Татьяна неуверенно пожала плечами, встала из-за стола и прошла в комнату. Я последовал за ней. Мать Татьяны одетой лежала на диване, накрывшись пледом. Она не спала, двигала зрачками, безмолвно наблюдая за нами. Татьяна подошла к телефонному аппарату, стала рассеянно нажимать на клавиши, и на дисплее появились малиновые цифры. Она просматривала список исходящих звонков.

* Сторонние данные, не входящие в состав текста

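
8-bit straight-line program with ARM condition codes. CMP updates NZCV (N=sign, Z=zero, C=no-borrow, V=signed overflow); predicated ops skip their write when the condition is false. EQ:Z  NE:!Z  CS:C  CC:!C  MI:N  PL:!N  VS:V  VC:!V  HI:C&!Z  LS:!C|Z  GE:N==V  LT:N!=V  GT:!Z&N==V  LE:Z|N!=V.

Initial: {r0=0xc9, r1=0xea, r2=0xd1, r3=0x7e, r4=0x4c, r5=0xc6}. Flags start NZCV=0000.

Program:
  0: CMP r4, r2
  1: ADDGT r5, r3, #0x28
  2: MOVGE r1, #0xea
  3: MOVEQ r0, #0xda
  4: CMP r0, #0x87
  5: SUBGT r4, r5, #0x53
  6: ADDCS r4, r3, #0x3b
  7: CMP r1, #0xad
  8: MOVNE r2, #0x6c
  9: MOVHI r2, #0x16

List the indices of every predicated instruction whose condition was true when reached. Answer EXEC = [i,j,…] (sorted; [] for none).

EXEC = [1,2,5,6,8,9]

0: ✓ CMP  NZCV=0000
1: ✓ ADDGT  r5←0xa6
2: ✓ MOVGE  r1←0xea
3: · MOVEQ
4: ✓ CMP  NZCV=0010
5: ✓ SUBGT  r4←0x53
6: ✓ ADDCS  r4←0xb9
7: ✓ CMP  NZCV=0010
8: ✓ MOVNE  r2←0x6c
9: ✓ MOVHI  r2←0x16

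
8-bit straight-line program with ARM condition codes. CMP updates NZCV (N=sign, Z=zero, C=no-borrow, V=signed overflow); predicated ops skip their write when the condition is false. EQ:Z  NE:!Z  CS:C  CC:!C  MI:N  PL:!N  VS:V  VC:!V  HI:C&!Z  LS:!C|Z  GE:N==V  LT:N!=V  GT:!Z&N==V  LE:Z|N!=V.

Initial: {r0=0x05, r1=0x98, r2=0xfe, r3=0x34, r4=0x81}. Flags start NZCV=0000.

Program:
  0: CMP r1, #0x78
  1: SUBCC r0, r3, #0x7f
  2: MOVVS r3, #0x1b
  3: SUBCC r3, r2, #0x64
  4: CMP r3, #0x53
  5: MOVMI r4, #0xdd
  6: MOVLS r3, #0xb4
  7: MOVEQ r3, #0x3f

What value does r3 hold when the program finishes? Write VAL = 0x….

VAL = 0xb4

0: ✓ CMP  NZCV=0011
1: · SUBCC
2: ✓ MOVVS  r3←0x1b
3: · SUBCC
4: ✓ CMP  NZCV=1000
5: ✓ MOVMI  r4←0xdd
6: ✓ MOVLS  r3←0xb4
7: · MOVEQ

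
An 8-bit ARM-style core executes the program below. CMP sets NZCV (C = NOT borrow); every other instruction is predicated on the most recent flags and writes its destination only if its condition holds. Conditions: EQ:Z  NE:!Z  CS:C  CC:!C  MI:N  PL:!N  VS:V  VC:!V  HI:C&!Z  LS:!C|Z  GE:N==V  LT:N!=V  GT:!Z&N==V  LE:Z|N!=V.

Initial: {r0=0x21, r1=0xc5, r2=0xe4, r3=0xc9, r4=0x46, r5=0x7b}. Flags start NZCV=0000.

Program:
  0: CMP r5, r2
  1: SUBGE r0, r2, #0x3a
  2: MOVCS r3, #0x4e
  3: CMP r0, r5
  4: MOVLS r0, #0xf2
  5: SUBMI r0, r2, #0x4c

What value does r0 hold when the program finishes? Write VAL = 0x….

VAL = 0xaa

0: ✓ CMP  NZCV=1001
1: ✓ SUBGE  r0←0xaa
2: · MOVCS
3: ✓ CMP  NZCV=0011
4: · MOVLS
5: · SUBMI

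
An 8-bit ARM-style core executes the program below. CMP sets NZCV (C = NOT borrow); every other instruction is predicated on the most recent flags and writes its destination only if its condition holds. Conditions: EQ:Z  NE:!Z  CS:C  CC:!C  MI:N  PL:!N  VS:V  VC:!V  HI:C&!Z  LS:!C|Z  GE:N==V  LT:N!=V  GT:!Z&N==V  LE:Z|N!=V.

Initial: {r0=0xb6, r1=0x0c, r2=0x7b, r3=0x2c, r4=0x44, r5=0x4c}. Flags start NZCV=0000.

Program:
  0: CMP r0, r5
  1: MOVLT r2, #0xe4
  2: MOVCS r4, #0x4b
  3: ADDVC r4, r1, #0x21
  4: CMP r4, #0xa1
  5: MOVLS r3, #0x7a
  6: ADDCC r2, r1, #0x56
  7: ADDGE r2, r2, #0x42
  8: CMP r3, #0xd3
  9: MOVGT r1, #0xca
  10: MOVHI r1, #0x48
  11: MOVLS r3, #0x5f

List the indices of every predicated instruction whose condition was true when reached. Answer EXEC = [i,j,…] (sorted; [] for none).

[0] flags=0011 → (cmp)
[1] flags=0011 LT?T → r2=0xe4
[2] flags=0011 CS?T → r4=0x4b
[3] flags=0011 VC?F → skip
[4] flags=1001 → (cmp)
[5] flags=1001 LS?T → r3=0x7a
[6] flags=1001 CC?T → r2=0x62
[7] flags=1001 GE?T → r2=0xa4
[8] flags=1001 → (cmp)
[9] flags=1001 GT?T → r1=0xca
[10] flags=1001 HI?F → skip
[11] flags=1001 LS?T → r3=0x5f

EXEC = [1,2,5,6,7,9,11]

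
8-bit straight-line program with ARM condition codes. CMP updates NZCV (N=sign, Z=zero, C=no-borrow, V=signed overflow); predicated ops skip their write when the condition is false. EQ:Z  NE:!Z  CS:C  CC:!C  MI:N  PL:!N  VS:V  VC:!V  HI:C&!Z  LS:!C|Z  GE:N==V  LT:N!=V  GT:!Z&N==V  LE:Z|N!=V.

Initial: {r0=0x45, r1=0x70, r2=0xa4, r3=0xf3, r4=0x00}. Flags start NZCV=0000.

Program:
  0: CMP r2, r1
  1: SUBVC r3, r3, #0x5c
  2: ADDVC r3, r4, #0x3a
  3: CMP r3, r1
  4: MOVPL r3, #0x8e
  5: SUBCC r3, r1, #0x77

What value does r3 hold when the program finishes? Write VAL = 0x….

VAL = 0xf3

0: ✓ CMP  NZCV=0011
1: · SUBVC
2: · ADDVC
3: ✓ CMP  NZCV=1010
4: · MOVPL
5: · SUBCC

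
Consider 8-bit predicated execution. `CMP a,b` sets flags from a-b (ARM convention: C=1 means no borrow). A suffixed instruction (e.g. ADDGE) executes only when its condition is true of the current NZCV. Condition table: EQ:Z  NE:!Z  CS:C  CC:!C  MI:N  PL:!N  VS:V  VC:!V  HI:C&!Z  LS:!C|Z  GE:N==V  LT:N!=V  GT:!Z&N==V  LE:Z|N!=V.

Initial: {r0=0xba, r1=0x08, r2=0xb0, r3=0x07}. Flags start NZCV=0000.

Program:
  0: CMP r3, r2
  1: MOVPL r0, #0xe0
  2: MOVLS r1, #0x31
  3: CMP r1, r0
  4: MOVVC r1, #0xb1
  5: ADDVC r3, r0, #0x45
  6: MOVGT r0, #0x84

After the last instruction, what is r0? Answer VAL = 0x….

VAL = 0x84

0: ✓ CMP  NZCV=0000
1: ✓ MOVPL  r0←0xe0
2: ✓ MOVLS  r1←0x31
3: ✓ CMP  NZCV=0000
4: ✓ MOVVC  r1←0xb1
5: ✓ ADDVC  r3←0x25
6: ✓ MOVGT  r0←0x84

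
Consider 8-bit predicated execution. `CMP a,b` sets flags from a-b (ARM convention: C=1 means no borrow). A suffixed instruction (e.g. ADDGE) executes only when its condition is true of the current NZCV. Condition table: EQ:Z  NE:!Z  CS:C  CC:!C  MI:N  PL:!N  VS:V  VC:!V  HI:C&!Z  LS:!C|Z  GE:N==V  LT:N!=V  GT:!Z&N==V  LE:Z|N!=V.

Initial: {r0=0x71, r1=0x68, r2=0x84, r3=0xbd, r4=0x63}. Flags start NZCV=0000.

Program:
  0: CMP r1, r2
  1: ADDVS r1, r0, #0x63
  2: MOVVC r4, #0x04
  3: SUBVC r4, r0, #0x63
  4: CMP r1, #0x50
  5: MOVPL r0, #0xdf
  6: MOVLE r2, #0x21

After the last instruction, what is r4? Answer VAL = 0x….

VAL = 0x63

0: ✓ CMP  NZCV=1001
1: ✓ ADDVS  r1←0xd4
2: · MOVVC
3: · SUBVC
4: ✓ CMP  NZCV=1010
5: · MOVPL
6: ✓ MOVLE  r2←0x21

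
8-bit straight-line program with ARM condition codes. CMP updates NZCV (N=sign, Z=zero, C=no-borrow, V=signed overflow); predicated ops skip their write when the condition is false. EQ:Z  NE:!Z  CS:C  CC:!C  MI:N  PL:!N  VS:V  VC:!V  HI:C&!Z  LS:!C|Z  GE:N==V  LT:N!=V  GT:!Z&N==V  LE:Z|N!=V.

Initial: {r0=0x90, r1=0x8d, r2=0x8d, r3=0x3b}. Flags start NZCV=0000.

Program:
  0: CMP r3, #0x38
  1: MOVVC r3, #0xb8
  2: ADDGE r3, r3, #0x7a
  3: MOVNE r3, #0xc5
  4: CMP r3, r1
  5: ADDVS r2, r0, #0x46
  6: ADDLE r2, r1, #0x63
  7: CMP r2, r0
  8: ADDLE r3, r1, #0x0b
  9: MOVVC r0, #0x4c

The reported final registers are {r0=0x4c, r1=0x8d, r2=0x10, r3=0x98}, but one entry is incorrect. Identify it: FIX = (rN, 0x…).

FIX = (r2, 0x8d)

0: ✓ CMP  NZCV=0010
1: ✓ MOVVC  r3←0xb8
2: ✓ ADDGE  r3←0x32
3: ✓ MOVNE  r3←0xc5
4: ✓ CMP  NZCV=0010
5: · ADDVS
6: · ADDLE
7: ✓ CMP  NZCV=1000
8: ✓ ADDLE  r3←0x98
9: ✓ MOVVC  r0←0x4c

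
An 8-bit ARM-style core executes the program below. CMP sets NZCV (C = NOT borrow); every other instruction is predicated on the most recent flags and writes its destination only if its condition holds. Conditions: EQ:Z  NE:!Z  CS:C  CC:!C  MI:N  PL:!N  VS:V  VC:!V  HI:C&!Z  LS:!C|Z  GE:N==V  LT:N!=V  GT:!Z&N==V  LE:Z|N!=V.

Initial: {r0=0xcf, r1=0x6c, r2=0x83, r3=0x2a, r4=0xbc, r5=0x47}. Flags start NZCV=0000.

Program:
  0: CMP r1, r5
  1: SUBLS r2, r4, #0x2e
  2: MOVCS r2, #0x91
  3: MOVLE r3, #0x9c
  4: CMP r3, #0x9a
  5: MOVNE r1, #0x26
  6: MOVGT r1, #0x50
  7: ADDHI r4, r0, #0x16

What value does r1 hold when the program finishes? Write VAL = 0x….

[0] flags=0010 → (cmp)
[1] flags=0010 LS?F → skip
[2] flags=0010 CS?T → r2=0x91
[3] flags=0010 LE?F → skip
[4] flags=1001 → (cmp)
[5] flags=1001 NE?T → r1=0x26
[6] flags=1001 GT?T → r1=0x50
[7] flags=1001 HI?F → skip

VAL = 0x50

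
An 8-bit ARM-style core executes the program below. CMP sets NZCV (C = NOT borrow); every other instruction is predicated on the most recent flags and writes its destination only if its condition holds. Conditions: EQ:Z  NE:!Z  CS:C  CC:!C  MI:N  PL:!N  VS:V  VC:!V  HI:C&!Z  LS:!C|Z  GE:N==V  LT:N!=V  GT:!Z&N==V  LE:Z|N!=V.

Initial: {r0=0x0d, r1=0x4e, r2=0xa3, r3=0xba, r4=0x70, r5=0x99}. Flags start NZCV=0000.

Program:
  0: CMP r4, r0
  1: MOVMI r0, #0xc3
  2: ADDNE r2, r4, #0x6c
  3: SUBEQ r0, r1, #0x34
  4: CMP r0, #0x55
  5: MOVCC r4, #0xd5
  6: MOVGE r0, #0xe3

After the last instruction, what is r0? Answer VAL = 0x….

0: ✓ CMP  NZCV=0010
1: · MOVMI
2: ✓ ADDNE  r2←0xdc
3: · SUBEQ
4: ✓ CMP  NZCV=1000
5: ✓ MOVCC  r4←0xd5
6: · MOVGE

VAL = 0x0d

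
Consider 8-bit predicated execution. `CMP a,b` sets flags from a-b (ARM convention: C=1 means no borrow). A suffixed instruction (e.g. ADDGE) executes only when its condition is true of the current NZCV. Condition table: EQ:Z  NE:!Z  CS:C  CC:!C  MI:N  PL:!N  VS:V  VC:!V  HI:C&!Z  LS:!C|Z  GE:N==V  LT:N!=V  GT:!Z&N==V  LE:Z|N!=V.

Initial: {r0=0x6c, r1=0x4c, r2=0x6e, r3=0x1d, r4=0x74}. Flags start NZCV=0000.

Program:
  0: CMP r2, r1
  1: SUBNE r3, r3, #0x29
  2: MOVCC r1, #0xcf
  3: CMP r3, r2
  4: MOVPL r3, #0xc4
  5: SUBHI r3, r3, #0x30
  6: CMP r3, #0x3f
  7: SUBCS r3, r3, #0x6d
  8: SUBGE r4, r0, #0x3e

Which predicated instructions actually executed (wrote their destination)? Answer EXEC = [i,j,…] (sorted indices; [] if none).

[0] flags=0010 → (cmp)
[1] flags=0010 NE?T → r3=0xf4
[2] flags=0010 CC?F → skip
[3] flags=1010 → (cmp)
[4] flags=1010 PL?F → skip
[5] flags=1010 HI?T → r3=0xc4
[6] flags=1010 → (cmp)
[7] flags=1010 CS?T → r3=0x57
[8] flags=1010 GE?F → skip

EXEC = [1,5,7]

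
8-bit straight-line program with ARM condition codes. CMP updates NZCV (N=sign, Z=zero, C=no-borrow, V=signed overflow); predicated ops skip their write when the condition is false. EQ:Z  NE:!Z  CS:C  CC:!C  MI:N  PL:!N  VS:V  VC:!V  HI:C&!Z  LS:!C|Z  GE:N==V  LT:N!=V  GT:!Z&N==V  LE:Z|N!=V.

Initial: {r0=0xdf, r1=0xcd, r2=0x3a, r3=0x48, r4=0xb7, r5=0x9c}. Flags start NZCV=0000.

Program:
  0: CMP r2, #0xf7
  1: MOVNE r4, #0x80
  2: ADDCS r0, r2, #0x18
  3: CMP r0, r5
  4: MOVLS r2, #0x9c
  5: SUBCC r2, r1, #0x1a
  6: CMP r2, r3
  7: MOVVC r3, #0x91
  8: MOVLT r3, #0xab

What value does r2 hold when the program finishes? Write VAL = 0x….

VAL = 0x3a

0: ✓ CMP  NZCV=0000
1: ✓ MOVNE  r4←0x80
2: · ADDCS
3: ✓ CMP  NZCV=0010
4: · MOVLS
5: · SUBCC
6: ✓ CMP  NZCV=1000
7: ✓ MOVVC  r3←0x91
8: ✓ MOVLT  r3←0xab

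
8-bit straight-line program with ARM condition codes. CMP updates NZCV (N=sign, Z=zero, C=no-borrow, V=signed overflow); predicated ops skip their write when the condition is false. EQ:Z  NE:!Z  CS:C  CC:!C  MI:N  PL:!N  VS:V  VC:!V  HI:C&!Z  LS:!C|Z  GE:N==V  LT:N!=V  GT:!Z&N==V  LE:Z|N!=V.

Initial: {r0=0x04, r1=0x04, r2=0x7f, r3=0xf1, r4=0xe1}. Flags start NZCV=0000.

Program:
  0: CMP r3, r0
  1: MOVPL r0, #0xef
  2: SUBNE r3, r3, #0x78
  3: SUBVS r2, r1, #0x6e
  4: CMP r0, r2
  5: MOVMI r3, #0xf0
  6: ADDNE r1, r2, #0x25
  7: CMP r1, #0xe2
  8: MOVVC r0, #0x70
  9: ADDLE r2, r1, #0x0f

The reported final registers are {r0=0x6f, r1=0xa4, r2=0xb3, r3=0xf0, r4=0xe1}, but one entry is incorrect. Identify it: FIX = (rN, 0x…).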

– Вот этот, кажется… Вот он опять повторяется… И вот еще раз…
– Татьяна! – вдруг строгим голосом произнесла мать. – Я же тебя предупреждала, чтобы ты не впутывалась в эти дела! Зачем ты даешь этому человеку телефон? Ты хочешь неприятностей? Тебе мало того, что случилось с твоим мужем?
Татьяна ничего не ответила, только закусила губу и закрыла глаза. Слова матери били ее, словно током. Я понял, что у них уже был жесткий разговор на эту тему.
Я прикоснулся с телефонной трубке и вопросительно посмотрел на Татьяну.
– Я позвоню?
Татьяна не успела ответить. Снова вмешалась мать. Женщина привстала с дивана и, прикрыв пледом колени, сквозь зубы выговорила мне:
– Знаете что, молодой человек! Будьте так любезны позвонить из другого места! Вы сделаете свое дело и уйдете. А нам тут жить. И неизвестно, чем ваши звонки нам обернутся. Мы и так горя хлебнули!
Наверное, она была права. Я попрощался с Татьяной и вышел из квартиры. В подъезде я прижался спиной к побитым почтовым ящикам и несколько минут всматривался в темные заросли двора. Я даже дышать перестал, чтобы не пропустить ни малейшего звука. И вдруг до моего слуха донесся тихий шелест. Я смотрел на темное пятно кустарника дикой малины, и мне показалось, что опутанные большими листьями ветви медленно раздвигаются… Сердце отчаянно забилось в моей груди. Смею предположить, этот человек следил за мной и все то время, пока я был у Татьяны, караулил подъезд. Он слышал, как я вышел из квартиры, но потерял меня, проявил обеспокоенность и сам себя выдал. Кто это? Неизвестный тщедушный тип с узкими плечиками?
Я весь напрягся в полной готовности кинуться на свою жертву. Сейчас он выйдет из-за кустов, и тогда между нами будет расстояние одного прыжка. Если он вооружен, то вряд ли успеет выстрелить… Тихо треснула веточка под ногой незнакомца… Зашуршали листья… Я уже различил смутную тень, отделившуюся от кустарника…
И вдруг за моей спиной оглушительно громко лязгнул дверной замок. Мне показалось, будто по моему сердцу полоснули лезвием бритвы. На лестницу выплеснулся желтый свет.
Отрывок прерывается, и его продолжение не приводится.